The hook injection point¶
Ophamin's InstrumentedSubstrate would pass a telemetry-emitter handle to the KimeraAdapter's runner template. The runner constructs Kimera with the emitter wired in:
# in KimeraAdapter's runner template, added behind a feature flag
if KIMERA_TELEMETRY_EMITTER_PATH:
from kimera_swm.infrastructure.telemetry import OpenTelemetryEmitter
emitter = OpenTelemetryEmitter(export_to=KIMERA_TELEMETRY_EMITTER_PATH)
else:
emitter = NoOpEmitter()
component = construct(target, params, telemetry_emitter=emitter)
KIMERA_TELEMETRY_EMITTER_PATH is an env var Ophamin sets when running an instrumented batch; otherwise it's absent and Kimera runs with NoOpEmitter (zero overhead, zero behavioural change).
Why this is Tier-2, not Tier-1 or Tier-3¶
Per CLAUDE.md Tier-2 definition: "Substrate code changes that ARE reversible and well-bounded (e.g., adding __new__-based singleton enforcement to a footgun class — three clean variants exist; agent drafts each, owner picks one to apply)."
This proposal:
- Reversible: each self._telemetry.span(...) and .event(...) block can be removed in one pass. Removing the emitter parameter from constructors is a single grep-replace.
- Well-bounded: ~50-100 instrumentation points across the canonical primitives. No primitive's behaviour changes; the emitter is a no-op by default.
- No silent fallbacks: per CLAUDE.md's no-fallback rule, the NoOpEmitter is not a fallback — it's the explicit default behaviour when Ophamin hasn't attached. Behaviour is identical to today.
It is NOT Tier-1 because it touches substrate code (Kimera's takwin.py and named primitives), and it is NOT Tier-3 because it doesn't change primitive semantics, naming, or framing.
Alternatives considered¶
-
Wrap KimeraAdapter externally only — already done in Phase 1. Closes the parent/subprocess CPU gap but cannot see substrate-internal events.
-
py-spy / memray flamegraphs — Phase 2 will add these as optional. Useful but produces unstructured profiles, not span-trees aligned with the 7-step pipeline.
-
Patch the Kimera runner template post-hoc (monkey-patch from Ophamin) — possible but fragile; substrate semantics could shift under the patch.
-
Make Ophamin's emitter a Kimera package — wrong direction; couples Kimera to Ophamin.

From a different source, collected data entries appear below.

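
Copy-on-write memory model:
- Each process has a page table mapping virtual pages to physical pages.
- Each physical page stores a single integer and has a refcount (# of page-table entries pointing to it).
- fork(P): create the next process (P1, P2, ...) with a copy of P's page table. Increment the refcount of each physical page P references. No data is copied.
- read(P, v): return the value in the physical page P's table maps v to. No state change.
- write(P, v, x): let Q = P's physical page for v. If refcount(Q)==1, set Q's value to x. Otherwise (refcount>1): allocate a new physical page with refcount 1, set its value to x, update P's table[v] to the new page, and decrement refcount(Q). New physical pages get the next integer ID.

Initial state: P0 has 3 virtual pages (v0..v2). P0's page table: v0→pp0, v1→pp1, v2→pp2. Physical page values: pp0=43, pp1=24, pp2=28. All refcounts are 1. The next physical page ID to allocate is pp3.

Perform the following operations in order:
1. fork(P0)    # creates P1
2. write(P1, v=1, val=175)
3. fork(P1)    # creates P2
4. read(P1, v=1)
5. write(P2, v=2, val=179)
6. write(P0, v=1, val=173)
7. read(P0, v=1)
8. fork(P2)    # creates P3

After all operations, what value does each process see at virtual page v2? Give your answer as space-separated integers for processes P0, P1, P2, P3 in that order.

Answer: 28 28 179 179

Derivation:
Op 1: fork(P0) -> P1. 3 ppages; refcounts: pp0:2 pp1:2 pp2:2
Op 2: write(P1, v1, 175). refcount(pp1)=2>1 -> COPY to pp3. 4 ppages; refcounts: pp0:2 pp1:1 pp2:2 pp3:1
Op 3: fork(P1) -> P2. 4 ppages; refcounts: pp0:3 pp1:1 pp2:3 pp3:2
Op 4: read(P1, v1) -> 175. No state change.
Op 5: write(P2, v2, 179). refcount(pp2)=3>1 -> COPY to pp4. 5 ppages; refcounts: pp0:3 pp1:1 pp2:2 pp3:2 pp4:1
Op 6: write(P0, v1, 173). refcount(pp1)=1 -> write in place. 5 ppages; refcounts: pp0:3 pp1:1 pp2:2 pp3:2 pp4:1
Op 7: read(P0, v1) -> 173. No state change.
Op 8: fork(P2) -> P3. 5 ppages; refcounts: pp0:4 pp1:1 pp2:2 pp3:3 pp4:2
P0: v2 -> pp2 = 28
P1: v2 -> pp2 = 28
P2: v2 -> pp4 = 179
P3: v2 -> pp4 = 179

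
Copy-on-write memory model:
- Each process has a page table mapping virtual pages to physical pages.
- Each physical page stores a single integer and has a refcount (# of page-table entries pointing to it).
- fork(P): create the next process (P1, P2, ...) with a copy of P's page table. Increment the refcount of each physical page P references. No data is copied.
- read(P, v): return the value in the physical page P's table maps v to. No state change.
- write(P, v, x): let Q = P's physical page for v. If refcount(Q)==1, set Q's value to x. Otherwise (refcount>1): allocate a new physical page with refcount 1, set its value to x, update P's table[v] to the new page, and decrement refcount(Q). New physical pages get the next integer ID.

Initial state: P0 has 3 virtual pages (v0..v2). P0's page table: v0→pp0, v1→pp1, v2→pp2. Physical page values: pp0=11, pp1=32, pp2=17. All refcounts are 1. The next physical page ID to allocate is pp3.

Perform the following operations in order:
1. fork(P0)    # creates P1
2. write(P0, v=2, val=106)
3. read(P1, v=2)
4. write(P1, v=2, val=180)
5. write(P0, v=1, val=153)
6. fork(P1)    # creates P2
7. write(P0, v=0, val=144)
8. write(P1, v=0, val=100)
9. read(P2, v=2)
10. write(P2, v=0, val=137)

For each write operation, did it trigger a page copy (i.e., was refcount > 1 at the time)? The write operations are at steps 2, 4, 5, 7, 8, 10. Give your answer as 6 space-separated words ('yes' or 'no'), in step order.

Op 1: fork(P0) -> P1. 3 ppages; refcounts: pp0:2 pp1:2 pp2:2
Op 2: write(P0, v2, 106). refcount(pp2)=2>1 -> COPY to pp3. 4 ppages; refcounts: pp0:2 pp1:2 pp2:1 pp3:1
Op 3: read(P1, v2) -> 17. No state change.
Op 4: write(P1, v2, 180). refcount(pp2)=1 -> write in place. 4 ppages; refcounts: pp0:2 pp1:2 pp2:1 pp3:1
Op 5: write(P0, v1, 153). refcount(pp1)=2>1 -> COPY to pp4. 5 ppages; refcounts: pp0:2 pp1:1 pp2:1 pp3:1 pp4:1
Op 6: fork(P1) -> P2. 5 ppages; refcounts: pp0:3 pp1:2 pp2:2 pp3:1 pp4:1
Op 7: write(P0, v0, 144). refcount(pp0)=3>1 -> COPY to pp5. 6 ppages; refcounts: pp0:2 pp1:2 pp2:2 pp3:1 pp4:1 pp5:1
Op 8: write(P1, v0, 100). refcount(pp0)=2>1 -> COPY to pp6. 7 ppages; refcounts: pp0:1 pp1:2 pp2:2 pp3:1 pp4:1 pp5:1 pp6:1
Op 9: read(P2, v2) -> 180. No state change.
Op 10: write(P2, v0, 137). refcount(pp0)=1 -> write in place. 7 ppages; refcounts: pp0:1 pp1:2 pp2:2 pp3:1 pp4:1 pp5:1 pp6:1

yes no yes yes yes no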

What Ophamin would build to consume these hooks¶
If accepted:
ophamin.instrumenting.opentelemetry_collector— receives Kimera's OTel spans via OTLP or in-memory exporter; aggregates per-cycle/per-step durations.BatchResourceProfilegains aper_step_timingfield (median / p10 / p90 wall-time per of the 7 Takwin steps).- Cross-commit drift detection adds per-step performance drift — if
step5_consolidatemedian jumps from 0.4s to 1.2s between commits, Ophamin flags it viaophamin drift-report. - The reporting wheel renders per-step waterfall charts in HTML/PDF/Jupyter output.
Acceptance criteria¶
If you (owner) approve, the implementation would land as a single Kimera-side PR with:
kimera_swm/infrastructure/telemetry/__init__.py(~80 LOC) —TelemetryEmitterprotocol +NoOpEmitter+OpenTelemetryEmitter(optional import; module loads cleanly without opentelemetry).- Constructor + method signature additions (~50-100 instrumentation points) across
Takwin,GWFProtocol,Walker, SCAR write paths, dissonance event emission. - Hardening tests pinning that:
- With
NoOpEmitter, behaviour is bit-identical to pre-instrumentation (hash of a 30-cycle batch's output unchanged). - With
OpenTelemetryEmitter, every span emitted carries the expected attributes. - Zero overhead in NoOp mode (within 1% wall-time of pre-instrumentation baseline).
Phase 2 of Ophamin's instrumenting/ (OTLP collector, py-spy/memray wrappers) lands AFTER this proposal is owner-accepted, so the receive side is ready when the emit side ships.
Decision path¶
This document lives in Ophamin's docs/ as a reference. The matching Kimera-side artefact (if you accept) would be migrated to experiments/observatory/proposals/kimera_telemetry_hooks_2026_05_15.md per CLAUDE.md's Tier-2 protocol.
Until then, Phase 1 stands. Ophamin's InstrumentedSubstrate works without this proposal; this proposal would make it richer.